Unanswered e-mails and unanswer or negative phone calls, airport height retricted.
Does anyone know where there is handy secure motorhome friendly parking for two weeks end of August early Sept. near this airport.
I intend to have a day or two look around Bristol & Bath areas before and after a fly cruise to the black sea.


----------



## lafree (Dec 31, 2007)

Try this chap private park opposite the airport he then takes u in 
Stoneleigh Bed and Breakfast 01275 475002 used him before but not with motorhome but worth a try.


----------



## SpeedyDux (Jul 13, 2007)

Hi Harry, 

Long term parking at Bristol "International" Airport would be very expensive for 2 weeks even just for a car. It works out cheaper for me to get a taxi there and back from the other side of the city. 

The local informal parking operators near the airport are cheaper, but there have been ongoing disputes between these operators and the Local Authority for years because the Airport wants to put a stop to these rivals through the Planning system, because they lack planning permission. Some have had enforcement notices served on them and are appealing. 

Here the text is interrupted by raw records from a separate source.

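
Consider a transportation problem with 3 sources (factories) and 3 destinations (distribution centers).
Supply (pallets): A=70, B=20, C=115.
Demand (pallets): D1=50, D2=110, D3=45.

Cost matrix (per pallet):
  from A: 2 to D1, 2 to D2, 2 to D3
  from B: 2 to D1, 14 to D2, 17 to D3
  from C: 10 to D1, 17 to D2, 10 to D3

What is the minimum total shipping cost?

1610

One minimum-cost allocation:
  A to D2: 70 × 2 = 140
  B to D1: 20 × 2 = 40
  C to D1: 30 × 10 = 300
  C to D2: 40 × 17 = 680
  C to D3: 45 × 10 = 450
Total = 140 + 40 + 300 + 680 + 450 = 1610.
(Supply check: A ships 70; B ships 20; C ships 115.)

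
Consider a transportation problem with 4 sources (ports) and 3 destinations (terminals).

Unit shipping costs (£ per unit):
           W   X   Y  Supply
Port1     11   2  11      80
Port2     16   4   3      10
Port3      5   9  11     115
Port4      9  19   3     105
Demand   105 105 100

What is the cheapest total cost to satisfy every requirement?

Optimal allocation:
  Port1->X: 80 × £2 = £160
  Port2->X: 10 × £4 = £40
  Port3->W: 100 × £5 = £500
  Port3->X: 15 × £9 = £135
  Port4->W: 5 × £9 = £45
  Port4->Y: 100 × £3 = £300
Total = 160 + 40 + 500 + 135 + 45 + 300 = £1180.

1180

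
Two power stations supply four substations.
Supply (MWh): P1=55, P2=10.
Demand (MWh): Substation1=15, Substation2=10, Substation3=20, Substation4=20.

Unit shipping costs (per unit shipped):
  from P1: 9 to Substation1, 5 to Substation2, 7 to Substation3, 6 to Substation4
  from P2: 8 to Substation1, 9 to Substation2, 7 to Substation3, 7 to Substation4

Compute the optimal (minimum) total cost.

A cheapest plan:
  P1->Substation1: 5 × 9 = 45
  P1->Substation2: 10 × 5 = 50
  P1->Substation3: 20 × 7 = 140
  P1->Substation4: 20 × 6 = 120
  P2->Substation1: 10 × 8 = 80
Total = 45 + 50 + 140 + 120 + 80 = 435.

435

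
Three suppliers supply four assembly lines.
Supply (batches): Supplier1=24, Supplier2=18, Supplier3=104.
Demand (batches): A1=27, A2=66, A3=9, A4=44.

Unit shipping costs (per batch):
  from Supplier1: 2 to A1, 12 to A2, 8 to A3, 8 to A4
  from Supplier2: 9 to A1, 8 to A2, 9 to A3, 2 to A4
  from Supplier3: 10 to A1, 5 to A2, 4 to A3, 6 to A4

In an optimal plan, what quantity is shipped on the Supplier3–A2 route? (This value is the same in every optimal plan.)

Optimal shipments:
  Supplier1–A1: 24 × 2 = 48
  Supplier2–A4: 18 × 2 = 36
  Supplier3–A1: 3 × 10 = 30
  Supplier3–A2: 66 × 5 = 330
  Supplier3–A3: 9 × 4 = 36
  Supplier3–A4: 26 × 6 = 156
Total cost = 636.
So Supplier3→A2 carries 66 batches.

66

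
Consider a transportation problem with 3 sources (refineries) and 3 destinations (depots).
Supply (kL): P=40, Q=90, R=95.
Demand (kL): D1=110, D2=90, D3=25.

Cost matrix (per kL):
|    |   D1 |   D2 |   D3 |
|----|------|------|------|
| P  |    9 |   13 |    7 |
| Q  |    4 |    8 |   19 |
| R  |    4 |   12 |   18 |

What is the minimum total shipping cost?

Optimal allocation:
  P to D2: 15 × 13 = 195
  P to D3: 25 × 7 = 175
  Q to D1: 15 × 4 = 60
  Q to D2: 75 × 8 = 600
  R to D1: 95 × 4 = 380
Total = 195 + 175 + 60 + 600 + 380 = 1410.

1410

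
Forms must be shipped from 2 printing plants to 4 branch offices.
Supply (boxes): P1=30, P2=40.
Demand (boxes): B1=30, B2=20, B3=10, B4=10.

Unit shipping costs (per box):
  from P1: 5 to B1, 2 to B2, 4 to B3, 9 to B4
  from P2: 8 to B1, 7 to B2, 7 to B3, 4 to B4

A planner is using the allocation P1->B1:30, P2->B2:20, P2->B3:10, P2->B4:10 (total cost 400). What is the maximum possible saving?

Current plan cost = 30·5 + 20·7 + 10·7 + 10·4 = 400.
Optimal plan:
  P1->B1: 10 × 5 = 50
  P1->B2: 20 × 2 = 40
  P2->B1: 20 × 8 = 160
  P2->B3: 10 × 7 = 70
  P2->B4: 10 × 4 = 40
Optimal cost = 360.
Saving = 400 − 360 = 40.

40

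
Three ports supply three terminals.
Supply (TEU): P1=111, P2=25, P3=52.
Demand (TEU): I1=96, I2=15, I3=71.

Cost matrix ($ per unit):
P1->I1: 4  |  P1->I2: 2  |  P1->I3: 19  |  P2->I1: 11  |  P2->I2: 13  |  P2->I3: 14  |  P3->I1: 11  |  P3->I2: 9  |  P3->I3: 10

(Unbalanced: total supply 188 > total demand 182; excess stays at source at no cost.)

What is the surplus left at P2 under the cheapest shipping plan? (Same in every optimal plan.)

An optimal plan:
  P1→I1: 96 × $4 = $384
  P1→I2: 15 × $2 = $30
  P2→I3: 19 × $14 = $266
  P3→I3: 52 × $10 = $520
Total cost = $1200.
P2 ships 19 of its 25, leaving 6.

6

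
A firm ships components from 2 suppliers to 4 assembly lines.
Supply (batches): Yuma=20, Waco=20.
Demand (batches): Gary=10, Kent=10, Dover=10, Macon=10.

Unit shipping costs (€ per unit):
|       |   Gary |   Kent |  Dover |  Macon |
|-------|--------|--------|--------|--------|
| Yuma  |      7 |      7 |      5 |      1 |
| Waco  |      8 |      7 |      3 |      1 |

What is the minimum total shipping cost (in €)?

180

Optimal allocation:
  Yuma→Gary: 10 × €7 = €70
  Yuma→Kent: 10 × €7 = €70
  Waco→Dover: 10 × €3 = €30
  Waco→Macon: 10 × €1 = €10
Total = 70 + 70 + 30 + 10 = €180.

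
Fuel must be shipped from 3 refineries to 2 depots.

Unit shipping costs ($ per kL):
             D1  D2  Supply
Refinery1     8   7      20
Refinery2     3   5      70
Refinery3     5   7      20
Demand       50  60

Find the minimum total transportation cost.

Optimal allocation:
  Refinery1→D2: 20 × $7 = $140
  Refinery2→D1: 30 × $3 = $90
  Refinery2→D2: 40 × $5 = $200
  Refinery3→D1: 20 × $5 = $100
Total = 140 + 90 + 200 + 100 = $530.

530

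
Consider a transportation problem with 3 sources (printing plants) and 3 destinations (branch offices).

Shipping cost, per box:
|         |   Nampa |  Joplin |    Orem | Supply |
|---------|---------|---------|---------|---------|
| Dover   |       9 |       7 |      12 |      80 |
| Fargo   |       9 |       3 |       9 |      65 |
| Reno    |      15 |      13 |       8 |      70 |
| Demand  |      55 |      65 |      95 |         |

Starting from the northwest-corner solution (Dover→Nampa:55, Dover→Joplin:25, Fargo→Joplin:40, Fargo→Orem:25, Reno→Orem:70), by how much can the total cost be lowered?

Current plan cost = 55·9 + 25·7 + 40·3 + 25·9 + 70·8 = 1575.
Optimal plan:
  Dover->Nampa: 55 × 9 = 495
  Dover->Orem: 25 × 12 = 300
  Fargo->Joplin: 65 × 3 = 195
  Reno->Orem: 70 × 8 = 560
Optimal cost = 1550.
Saving = 1575 − 1550 = 25.

25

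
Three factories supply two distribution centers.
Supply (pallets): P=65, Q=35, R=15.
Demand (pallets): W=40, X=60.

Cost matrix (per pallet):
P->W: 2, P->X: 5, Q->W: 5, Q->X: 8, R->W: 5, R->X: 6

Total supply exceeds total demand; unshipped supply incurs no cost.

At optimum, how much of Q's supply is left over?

Minimum-cost shipments:
  P–W: 20 × 2 = 40
  P–X: 45 × 5 = 225
  Q–W: 20 × 5 = 100
  R–X: 15 × 6 = 90
Total cost = 455.
Q ships 20 of its 35, leaving 15.

15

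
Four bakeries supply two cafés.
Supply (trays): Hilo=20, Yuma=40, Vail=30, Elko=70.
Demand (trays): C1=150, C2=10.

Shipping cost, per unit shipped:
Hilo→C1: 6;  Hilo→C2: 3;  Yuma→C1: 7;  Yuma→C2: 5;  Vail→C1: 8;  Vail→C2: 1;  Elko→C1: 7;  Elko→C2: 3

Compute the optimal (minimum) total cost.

1060

One minimum-cost allocation:
  Hilo->C1: 20 trays
  Yuma->C1: 40 trays
  Vail->C1: 20 trays
  Vail->C2: 10 trays
  Elko->C1: 70 trays
Total cost = 1060.
(Supply check: Hilo ships 20; Yuma ships 40; Vail ships 30; Elko ships 70.)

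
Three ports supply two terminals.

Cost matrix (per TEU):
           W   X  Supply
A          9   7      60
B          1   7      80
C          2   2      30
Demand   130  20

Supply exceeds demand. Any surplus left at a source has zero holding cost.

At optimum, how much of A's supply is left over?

An optimal plan:
  A–W: 20 × 9 = 180
  A–X: 20 × 7 = 140
  B–W: 80 × 1 = 80
  C–W: 30 × 2 = 60
Total cost = 460.
A ships 40 of its 60, leaving 20.

20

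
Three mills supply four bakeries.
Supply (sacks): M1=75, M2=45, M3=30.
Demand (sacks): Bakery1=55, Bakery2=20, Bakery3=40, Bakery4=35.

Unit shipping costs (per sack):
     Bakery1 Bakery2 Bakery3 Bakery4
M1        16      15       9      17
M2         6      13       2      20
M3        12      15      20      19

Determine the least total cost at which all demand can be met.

One minimum-cost allocation:
  M1->Bakery2: 20 × 15 = 300
  M1->Bakery3: 20 × 9 = 180
  M1->Bakery4: 35 × 17 = 595
  M2->Bakery1: 25 × 6 = 150
  M2->Bakery3: 20 × 2 = 40
  M3->Bakery1: 30 × 12 = 360
Total = 300 + 180 + 595 + 150 + 40 + 360 = 1625.

1625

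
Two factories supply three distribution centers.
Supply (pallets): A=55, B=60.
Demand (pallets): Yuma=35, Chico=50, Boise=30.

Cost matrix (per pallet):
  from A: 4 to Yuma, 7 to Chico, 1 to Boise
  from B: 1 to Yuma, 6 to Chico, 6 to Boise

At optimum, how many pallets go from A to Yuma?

The minimum-cost plan:
  A–Chico: 25 × 7 = 175
  A–Boise: 30 × 1 = 30
  B–Yuma: 35 × 1 = 35
  B–Chico: 25 × 6 = 150
Total cost = 390.
The route A→Yuma is not used.

0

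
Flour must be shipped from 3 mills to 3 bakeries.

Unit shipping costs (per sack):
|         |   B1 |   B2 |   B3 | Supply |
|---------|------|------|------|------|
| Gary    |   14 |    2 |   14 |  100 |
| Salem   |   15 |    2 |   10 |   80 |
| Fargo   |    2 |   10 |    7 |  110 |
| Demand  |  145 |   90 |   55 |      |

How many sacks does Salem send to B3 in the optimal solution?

The minimum-cost plan:
  Gary->B1: 35 × 14 = 490
  Gary->B2: 65 × 2 = 130
  Salem->B2: 25 × 2 = 50
  Salem->B3: 55 × 10 = 550
  Fargo->B1: 110 × 2 = 220
Total cost = 1440.
So Salem→B3 carries 55 sacks.

55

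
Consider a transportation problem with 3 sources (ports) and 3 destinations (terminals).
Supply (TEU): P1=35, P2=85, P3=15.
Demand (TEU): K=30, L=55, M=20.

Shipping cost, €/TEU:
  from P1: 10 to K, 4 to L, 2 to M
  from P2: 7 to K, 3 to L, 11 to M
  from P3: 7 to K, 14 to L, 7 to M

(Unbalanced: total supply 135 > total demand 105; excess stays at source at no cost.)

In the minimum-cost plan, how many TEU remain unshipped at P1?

An optimal plan:
  P1–M: 20 × €2 = €40
  P2–K: 30 × €7 = €210
  P2–L: 55 × €3 = €165
Total cost = €415.
P1 ships 20 of its 35, leaving 15.

15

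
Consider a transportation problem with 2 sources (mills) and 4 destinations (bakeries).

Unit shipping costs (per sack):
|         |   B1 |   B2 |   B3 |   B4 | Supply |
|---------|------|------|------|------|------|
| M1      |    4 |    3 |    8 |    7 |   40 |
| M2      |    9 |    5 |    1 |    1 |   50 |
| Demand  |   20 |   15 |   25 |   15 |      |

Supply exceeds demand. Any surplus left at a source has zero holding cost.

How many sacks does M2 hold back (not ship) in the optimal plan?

An optimal plan:
  M1–B1: 20 sacks
  M1–B2: 15 sacks
  M2–B3: 25 sacks
  M2–B4: 15 sacks
Total cost = 165.
M2 ships 40 of its 50, leaving 10.

10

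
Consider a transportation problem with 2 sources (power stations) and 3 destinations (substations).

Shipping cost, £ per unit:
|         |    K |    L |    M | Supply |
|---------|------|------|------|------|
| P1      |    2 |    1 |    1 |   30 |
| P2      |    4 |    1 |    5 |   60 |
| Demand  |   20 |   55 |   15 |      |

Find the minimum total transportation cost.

120

Optimal allocation:
  P1→K: 15 MWh
  P1→M: 15 MWh
  P2→K: 5 MWh
  P2→L: 55 MWh
Total cost = £120.
(Supply check: P1 ships 30; P2 ships 60.)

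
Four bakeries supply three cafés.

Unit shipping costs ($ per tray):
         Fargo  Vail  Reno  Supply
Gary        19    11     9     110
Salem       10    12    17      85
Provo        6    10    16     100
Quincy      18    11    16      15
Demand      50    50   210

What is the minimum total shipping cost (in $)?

One minimum-cost allocation:
  Gary→Reno: 110 × $9 = $990
  Salem→Reno: 85 × $17 = $1445
  Provo→Fargo: 50 × $6 = $300
  Provo→Vail: 50 × $10 = $500
  Quincy→Reno: 15 × $16 = $240
Total = 990 + 1445 + 300 + 500 + 240 = $3475.
(Supply check: Gary ships 110; Salem ships 85; Provo ships 100; Quincy ships 15.)

3475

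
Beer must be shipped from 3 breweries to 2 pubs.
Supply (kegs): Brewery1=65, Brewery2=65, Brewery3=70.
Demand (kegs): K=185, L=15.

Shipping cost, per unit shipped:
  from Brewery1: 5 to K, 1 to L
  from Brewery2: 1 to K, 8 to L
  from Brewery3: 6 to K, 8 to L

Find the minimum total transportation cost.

One minimum-cost allocation:
  Brewery1->K: 50 kegs
  Brewery1->L: 15 kegs
  Brewery2->K: 65 kegs
  Brewery3->K: 70 kegs
Total cost = 750.

750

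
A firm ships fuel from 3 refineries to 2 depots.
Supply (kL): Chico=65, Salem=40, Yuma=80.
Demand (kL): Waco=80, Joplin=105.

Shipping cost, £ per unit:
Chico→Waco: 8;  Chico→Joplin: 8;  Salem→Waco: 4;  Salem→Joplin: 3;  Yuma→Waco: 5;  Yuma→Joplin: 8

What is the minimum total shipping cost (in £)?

One minimum-cost allocation:
  Chico–Joplin: 65 kL
  Salem–Joplin: 40 kL
  Yuma–Waco: 80 kL
Total cost = £1040.
(Supply check: Chico ships 65; Salem ships 40; Yuma ships 80.)

1040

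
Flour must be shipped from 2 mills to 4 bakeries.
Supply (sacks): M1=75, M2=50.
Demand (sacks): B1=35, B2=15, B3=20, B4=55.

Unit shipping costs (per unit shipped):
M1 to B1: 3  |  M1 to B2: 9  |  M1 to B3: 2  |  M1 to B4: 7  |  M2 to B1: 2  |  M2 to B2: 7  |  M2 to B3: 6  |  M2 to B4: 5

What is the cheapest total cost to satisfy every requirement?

565

A cheapest plan:
  M1–B1: 35 sacks
  M1–B2: 15 sacks
  M1–B3: 20 sacks
  M1–B4: 5 sacks
  M2–B4: 50 sacks
Total cost = 565.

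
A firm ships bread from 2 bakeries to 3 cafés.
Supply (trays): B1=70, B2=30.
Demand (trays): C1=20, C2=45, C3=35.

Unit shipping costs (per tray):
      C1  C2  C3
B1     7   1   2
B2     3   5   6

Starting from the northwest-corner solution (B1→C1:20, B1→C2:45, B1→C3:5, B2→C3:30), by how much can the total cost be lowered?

160

Current plan cost = 20·7 + 45·1 + 5·2 + 30·6 = 375.
Optimal plan:
  B1→C2: 35 × 1 = 35
  B1→C3: 35 × 2 = 70
  B2→C1: 20 × 3 = 60
  B2→C2: 10 × 5 = 50
Optimal cost = 215.
Saving = 375 − 215 = 160.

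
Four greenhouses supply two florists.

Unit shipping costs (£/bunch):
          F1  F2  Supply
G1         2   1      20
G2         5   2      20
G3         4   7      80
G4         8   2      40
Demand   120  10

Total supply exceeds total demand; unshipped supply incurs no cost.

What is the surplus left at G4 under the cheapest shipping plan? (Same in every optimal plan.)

30

An optimal plan:
  G1–F1: 20 × £2 = £40
  G2–F1: 20 × £5 = £100
  G3–F1: 80 × £4 = £320
  G4–F2: 10 × £2 = £20
Total cost = £480.
G4 ships 10 of its 40, leaving 30.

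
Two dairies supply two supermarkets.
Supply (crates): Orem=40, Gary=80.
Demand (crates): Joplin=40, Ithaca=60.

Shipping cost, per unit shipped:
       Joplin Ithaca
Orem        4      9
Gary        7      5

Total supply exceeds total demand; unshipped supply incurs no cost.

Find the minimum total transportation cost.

460

Optimal allocation:
  Orem->Joplin: 40 × 4 = 160
  Gary->Ithaca: 60 × 5 = 300
Total = 160 + 300 = 460.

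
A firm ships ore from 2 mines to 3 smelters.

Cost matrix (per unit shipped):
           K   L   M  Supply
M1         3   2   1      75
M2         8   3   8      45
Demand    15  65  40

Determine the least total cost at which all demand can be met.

A cheapest plan:
  M1→K: 15 tons
  M1→L: 20 tons
  M1→M: 40 tons
  M2→L: 45 tons
Total cost = 260.

260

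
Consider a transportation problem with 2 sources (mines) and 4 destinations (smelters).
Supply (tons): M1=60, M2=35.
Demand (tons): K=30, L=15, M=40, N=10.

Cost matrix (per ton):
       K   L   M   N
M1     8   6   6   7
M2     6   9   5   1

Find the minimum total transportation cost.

A cheapest plan:
  M1→K: 5 × 8 = 40
  M1→L: 15 × 6 = 90
  M1→M: 40 × 6 = 240
  M2→K: 25 × 6 = 150
  M2→N: 10 × 1 = 10
Total = 40 + 90 + 240 + 150 + 10 = 530.

530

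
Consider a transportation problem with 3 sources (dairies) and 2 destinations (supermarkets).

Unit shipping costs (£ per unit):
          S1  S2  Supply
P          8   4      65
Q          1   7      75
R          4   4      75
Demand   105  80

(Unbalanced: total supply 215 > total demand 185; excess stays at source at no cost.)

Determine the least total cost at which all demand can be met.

A cheapest plan:
  P->S2: 65 × £4 = £260
  Q->S1: 75 × £1 = £75
  R->S1: 30 × £4 = £120
  R->S2: 15 × £4 = £60
Total = 260 + 75 + 120 + 60 = £515.
(Supply check: P ships 65; Q ships 75; R ships 45.)

515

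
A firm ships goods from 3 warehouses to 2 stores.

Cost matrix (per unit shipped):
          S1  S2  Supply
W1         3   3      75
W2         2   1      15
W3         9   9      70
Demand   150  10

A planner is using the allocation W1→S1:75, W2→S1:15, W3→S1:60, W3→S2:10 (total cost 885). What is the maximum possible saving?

10

Current plan cost = 75·3 + 15·2 + 60·9 + 10·9 = 885.
Optimal plan:
  W1→S1: 75 × 3 = 225
  W2→S1: 5 × 2 = 10
  W2→S2: 10 × 1 = 10
  W3→S1: 70 × 9 = 630
Optimal cost = 875.
Saving = 885 − 875 = 10.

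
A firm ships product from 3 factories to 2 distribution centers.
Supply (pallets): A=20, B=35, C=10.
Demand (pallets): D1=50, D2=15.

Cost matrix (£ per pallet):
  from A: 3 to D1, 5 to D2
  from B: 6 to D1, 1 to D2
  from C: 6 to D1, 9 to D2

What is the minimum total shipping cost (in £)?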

As for them being secure, if you are happy with leaving your MH in an unguarded field somewhere for 2 weeks, go ahead. If it were me I would leave the MH at home or in proper storage and go by car/taxi.

SD


----------



## chapter (May 1, 2005)

i park in the silver zone at bristol airport 
you have to leave the keys with them and they will move it 
also i always book my parking thought easyjet even if i am not flying with them it cost less :lol: 
chapter


----------



## Spacerunner (Mar 18, 2006)

Don't they have a spare corner in one of the hangars?? :?


----------



## HARRYH (May 18, 2005)

*Result and return bristol parking*

Satisfactory motorhome parking was found on spec. at Airport Tavernerna a pub near the Airport and a camp site was halfmile away.
A very satisfactory Bristol area visit combined with a very sunny/hotweather fly/cruise to Rome & The Black Sea was had by all.
we found Bristol airport was an easy option with lots of independent motorhome parking/camping at hand.


----------